Harvard had something of an alibi in this race. Geoffrey Gratwick's back, injured a month before, was acting up. But Coach Harry Parker would as soon have his fingernails yanked out one by one as use an injury to excuse a losing Harvard effort. "We'll be all right tomorrow," he promised, departing for the crew's motel in Larchmont. But, injury or not, Harvard was badly outclassed by a Vesper crew desperately eager to prove its worth in its first tough race. California also had reason for worry, despite an apparently easy victory over Yale in the other semifinal. "You could see signs of fatigue in the Cal boat despite their length lead," said one expert. "It's hard to explain if you haven't rowed yourself. It's like a runner when he's laboring. You know how he looks—it's as if he were trying to climb up a rope."

The night before the finals the men of Vesper went to bed full of optimism, an attitude that put Rosenberg in the same worrier's class with Harvard's Parker and California's Jim Lemmon. "I told them that I'd had good crews who had managed to blow it before," Rosenberg said later. But Vesper didn't blow it, although for a while it seemed a near thing. Harvard got off to what Parker said was its best start all year and continued to row as if there weren't a bad back in the boat. As for Vesper, Stroke Bill Stowe explained it best: "I hate to say our start was bad. But it was. In fact, it was terrible." One third of the way down the course, Harvard was leading, with California and Vesper a good deck length behind.

"When they got that jump on us," Budd said, "most of my thoughts were obscene. I thought they were out to shake us by getting the quick lead. They got the lead all right, but we don't shake so easy."

About 300 meters farther on, Vesper's superior strength and experience began to tell. The John B. Kelly came even with Harvard, which was rowing just as beautifully as ever and at a higher stroke than ever before—35. "I called for 15 right when we got even," said Stowe, "hoping we'd get open water on them.

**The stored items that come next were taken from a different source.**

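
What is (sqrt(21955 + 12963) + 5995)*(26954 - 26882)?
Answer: 431640 + 72*sqrt(34918) ≈ 4.4509e+5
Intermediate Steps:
(sqrt(21955 + 12963) + 5995)*(26954 - 26882) = (sqrt(34918) + 5995)*72 = (5995 + sqrt(34918))*72 = 431640 + 72*sqrt(34918)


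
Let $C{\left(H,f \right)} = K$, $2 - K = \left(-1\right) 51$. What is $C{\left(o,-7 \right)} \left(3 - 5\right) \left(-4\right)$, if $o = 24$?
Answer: $424$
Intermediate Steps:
$K = 53$ ($K = 2 - \left(-1\right) 51 = 2 - -51 = 2 + 51 = 53$)
$C{\left(H,f \right)} = 53$
$C{\left(o,-7 \right)} \left(3 - 5\right) \left(-4\right) = 53 \left(3 - 5\right) \left(-4\right) = 53 \left(\left(-2\right) \left(-4\right)\right) = 53 \cdot 8 = 424$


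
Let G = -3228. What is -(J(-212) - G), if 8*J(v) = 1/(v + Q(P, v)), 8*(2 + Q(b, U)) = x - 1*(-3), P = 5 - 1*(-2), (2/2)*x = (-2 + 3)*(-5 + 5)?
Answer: -5516651/1709 ≈ -3228.0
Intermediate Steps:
x = 0 (x = (-2 + 3)*(-5 + 5) = 1*0 = 0)
P = 7 (P = 5 + 2 = 7)
Q(b, U) = -13/8 (Q(b, U) = -2 + (0 - 1*(-3))/8 = -2 + (0 + 3)/8 = -2 + (⅛)*3 = -2 + 3/8 = -13/8)
J(v) = 1/(8*(-13/8 + v)) (J(v) = 1/(8*(v - 13/8)) = 1/(8*(-13/8 + v)))
-(J(-212) - G) = -(1/(-13 + 8*(-212)) - 1*(-3228)) = -(1/(-13 - 1696) + 3228) = -(1/(-1709) + 3228) = -(-1/1709 + 3228) = -1*5516651/1709 = -5516651/1709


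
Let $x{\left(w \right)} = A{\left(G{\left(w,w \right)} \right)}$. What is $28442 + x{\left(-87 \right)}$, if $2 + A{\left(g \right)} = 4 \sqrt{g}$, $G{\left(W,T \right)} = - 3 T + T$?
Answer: $28440 + 4 \sqrt{174} \approx 28493.0$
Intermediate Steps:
$G{\left(W,T \right)} = - 2 T$
$A{\left(g \right)} = -2 + 4 \sqrt{g}$
$x{\left(w \right)} = -2 + 4 \sqrt{2} \sqrt{- w}$ ($x{\left(w \right)} = -2 + 4 \sqrt{- 2 w} = -2 + 4 \sqrt{2} \sqrt{- w}$)
$28442 + x{\left(-87 \right)} = 28442 - \left(2 - 4 \sqrt{2} \sqrt{\left(-1\right) \left(-87\right)}\right) = 28442 - \left(2 - 4 \sqrt{2} \sqrt{87}\right) = 28442 - \left(2 - 4 \sqrt{174}\right) = 28440 + 4 \sqrt{174}$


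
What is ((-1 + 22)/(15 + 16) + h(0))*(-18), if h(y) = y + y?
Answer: -378/31 ≈ -12.194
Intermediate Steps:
h(y) = 2*y
((-1 + 22)/(15 + 16) + h(0))*(-18) = ((-1 + 22)/(15 + 16) + 2*0)*(-18) = (21/31 + 0)*(-18) = (21/31)*(-18) = -378/31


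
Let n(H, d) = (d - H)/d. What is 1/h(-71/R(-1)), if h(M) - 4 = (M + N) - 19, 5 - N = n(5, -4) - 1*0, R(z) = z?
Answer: 4/235 ≈ 0.017021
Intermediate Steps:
n(H, d) = (d - H)/d
N = 11/4 (N = 5 - ((-4 - 1*5)/(-4) - 1*0) = 5 - (-(-4 - 5)/4 + 0) = 5 - (-¼*(-9) + 0) = 5 - (9/4 + 0) = 5 - 1*9/4 = 5 - 9/4 = 11/4 ≈ 2.7500)
h(M) = -49/4 + M (h(M) = 4 + ((M + 11/4) - 19) = 4 + ((11/4 + M) - 19) = 4 + (-65/4 + M) = -49/4 + M)
1/h(-71/R(-1)) = 1/(-49/4 - 71/(-1)) = 1/(-49/4 - 71*(-1)) = 1/(-49/4 + 71) = 1/(235/4) = 4/235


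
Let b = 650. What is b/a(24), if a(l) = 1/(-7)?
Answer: -4550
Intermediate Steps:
a(l) = -1/7
b/a(24) = 650/(-1/7) = 650*(-7) = -4550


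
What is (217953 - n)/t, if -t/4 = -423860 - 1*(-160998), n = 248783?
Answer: -15415/525724 ≈ -0.029321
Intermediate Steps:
t = 1051448 (t = -4*(-423860 - 1*(-160998)) = -4*(-423860 + 160998) = -4*(-262862) = 1051448)
(217953 - n)/t = (217953 - 1*248783)/1051448 = (217953 - 248783)*(1/1051448) = -30830*1/1051448 = -15415/525724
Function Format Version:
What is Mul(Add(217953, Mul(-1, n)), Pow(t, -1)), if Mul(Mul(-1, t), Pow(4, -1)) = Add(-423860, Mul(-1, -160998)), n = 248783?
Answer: Rational(-15415, 525724) ≈ -0.029321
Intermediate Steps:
t = 1051448 (t = Mul(-4, Add(-423860, Mul(-1, -160998))) = Mul(-4, Add(-423860, 160998)) = Mul(-4, -262862) = 1051448)
Mul(Add(217953, Mul(-1, n)), Pow(t, -1)) = Mul(Add(217953, Mul(-1, 248783)), Pow(1051448, -1)) = Mul(Add(217953, -248783), Rational(1, 1051448)) = Mul(-30830, Rational(1, 1051448)) = Rational(-15415, 525724)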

But all we got was three-quarters of a length. After that we couldn't risk going for a record time with things so tight, so we played it cool."

Near the end Harvard made one more magnificent bid, but Stowe simply upped the count of his own boat to nearly 40 to regain control, settled back to a steady 39 and swept on to victory. And that was that.

After the race Coxswain Zimonyi, who knows what it is to win boat races, patiently allowed himself to be tossed into Orchard Beach Lagoon three times, once for tradition's sake, twice more for the benefit of photographers. On the third immersion Tom Amlong called an abrupt halt to the game. "You guys better get it this time," he told the newsmen. "He's got rheumatism, you know." After all, you can't treat an old man like he was just a boy.

PHOTO

Coxswain Zimonyi, 47, calls the cadence for Stroke Bill Stowe, 24, Bill Knecht, 34, Tom Amlong, 29, Joe Amlong, 27, Boyce Budd, 24, Emory Clark, 26, and the two Vesper babies, Hugo Foley, 20, and Stan Cwiklinski, 20.

TWO PHOTOS

Vesper's only lightweights are Coxswain Zimonyi (left) and Coach Rosenberg, himself a cox.

PHOTO

Brave last-ditch spurts by California (bottom) and Harvard failed to catch victorious Vesper.